KOVVfG § 47 Abs. 2 Fassung: 1955-05-02

 

Tenor

Die Urteile des Landessozialgerichts Nordrhein-Westfalen in Essen vom 6. Oktober 1954 und des Sozialgerichts Köln vom 26. Februar 1954 werden aufgehoben. Die Klage wird abgewiesen.

Außergerichtliche Kosten sind nicht zu erstatten.

Von Rechts wegen.

 

Tatbestand

Der Kläger bezieht wegen der Folgen einer Kriegsverletzung auf Grund des Bundesversorgungsgesetzes (BVG) Grundrente nach einer Minderung der Erwerbsfähigkeit (MdE.) um 70 v. H. Das Versorgungsamt forderte von ihm durch Bescheide vom 12. März 1952 und vom 15. September 1952 die Ausgleichsrente für die Zeit vom 1. August 1951 bis zum 30. April 1952 zurück, weil der Unterhaltszuschuß, den der Kläger als Gerichtsreferendar im Dienst des Landes Nordrhein-Westfalen bezog, am 4. Februar 1952 mit Wirkung vom 1. Dezember 1951 und am 18. März 1952 mit Wirkung vom 1. August 1951 von 100.- DM auf 200.- DM monatlich erhöht worden war. Der Einspruch des Klägers, mit dem der Wegfall der Bereicherung durch Verbrauch der zuviel erhaltenen Ausgleichsrente geltend gemacht wurde, blieb erfolglos. Seine Berufung an das Oberversicherungsamt ging als Klage auf das Sozialgericht (SG.) Köln über. Dieses hob die Verwaltungsbescheide auf, weil die überzahlte Ausgleichsrente nicht zurückgefordert werden dürfe. Die Berufung des Beklagten gegen das Urteil wies das Landessozialgericht (LSG.) Nordrhein-Westfalen in Essen durch Urteil vom 6. Oktober 1954 zurück und ließ die Revision zu.
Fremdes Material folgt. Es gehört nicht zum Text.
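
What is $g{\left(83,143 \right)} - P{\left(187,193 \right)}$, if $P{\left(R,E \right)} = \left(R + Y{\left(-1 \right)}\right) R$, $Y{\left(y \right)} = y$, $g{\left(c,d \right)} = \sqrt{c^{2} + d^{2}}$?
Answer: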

In den Urteilsgründen ist ausgeführt, der Erstattungsanspruch sei ein dem öffentlichen Recht immanentes Institut, dessen Geltendmachung nach dem Grundsatz von Treu und Glauben eingeschränkt werden müsse. Nach diesem Grundsatz sei der Anspruch nicht gegeben, weil der Kläger nicht wußte und nicht wissen mußte, daß er mit einer Rückforderung der Versorgungsleistungen zu rechnen gehabt hätte. Auch sei die Rückzahlung aus wirtschaftlichen Gründen nicht gerechtfertigt.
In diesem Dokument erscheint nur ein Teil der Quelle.